Brexpiprazole II: Antipsychotic-Like and Procognitive Effects of a Novel Serotonin-Dopamine Activity Modulator

Brexpiprazole (OPC-34712, 7-{4-[4-(1-benzothiophen-4-yl)piperazin- 1-yl] butoxy} quinolin-2(1H)-one) is a novel serotonin-dopamine activity modulator with partial agonist activity at serotonin 1A (5-HT1A) and D-2/3 receptors, combined with potent antagonist effects on 5-HT2A, alpha(1B)-, and alpha(2C)-adrenergic receptors. Brexpiprazole inhibited conditioned avoidance response (ED50 = 6.0 mg/kg), apomorphine-or D-amphetamine-induced hyperactivity (ED50 = 2.3 and 0.90, respectively), and apomorphine-induced stereotypy (ED50 = 2.9) in rats at clinically relevant D-2 receptor occupancies. Brexpiprazole also potently inhibited apomorphine-induced eye blinking in monkeys. The results suggest that brexpiprazole has antipsychotic potential. Brexpiprazole induced catalepsy (ED50 = 20) well above clinically relevant D2 receptor occupancies, suggesting a low risk for extrapyramidal side effects.

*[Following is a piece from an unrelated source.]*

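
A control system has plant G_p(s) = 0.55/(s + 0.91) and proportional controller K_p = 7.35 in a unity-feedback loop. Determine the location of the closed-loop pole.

s = -4.953

Closed-loop transfer function: T(s) = K_p·G_p(s)/(1 + K_p·G_p(s)) = 4.043/(s + 0.91 + 4.043) = 4.043/(s + 4.953).
The closed-loop pole is at s = −4.953.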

Subchronic treatment with phencyclidine (PCP) induced cognitive impairment in both novel object recognition (NOR) and attentional set-shifting (ID-ED) tests in rats. Brexpiprazole reversed the PCP-induced cognitive impairment in the NOR test at 1.0 and 3.0 mg/kg, and in the ID-ED test at 1.0 mg/kg. However, aripiprazole (10 mg/kg) was ineffective in both tests, despite achieving relevant D-2 occupancies. In the NOR test, the 5-HT1A agonist buspirone and the 5-HT2A antagonist M100907 [(R)-(2,3-dimethoxyphenyl)[1-(4-fluorophenethyl)piperidin-4-yl] methanol] partially but significantly reversed PCP-induced impairment. Furthermore, the effect of brexpiprazole was reversed by cotreatment with the 5-HT1A antagonist WAY100635 (N-[2-[4-(2-methoxyphenyl)-1-piperazinyl] ethyl]-N-2-pyridinylcyclohexanecarboxamide maleate). The results indicate that brexpiprazole has antipsychoticlike activity and robust efficacy in relevant models of cognitive impairment associated with schizophrenia. The effects of brexpiprazole in the cognitive tests are superior to those of aripiprazole. We propose that the pharmacologic profile of brexpiprazole be based on its balanced effects on 5-HT1A, D-2, and 5-HT2A receptors, with possible modulating activity through additional monoamine receptors.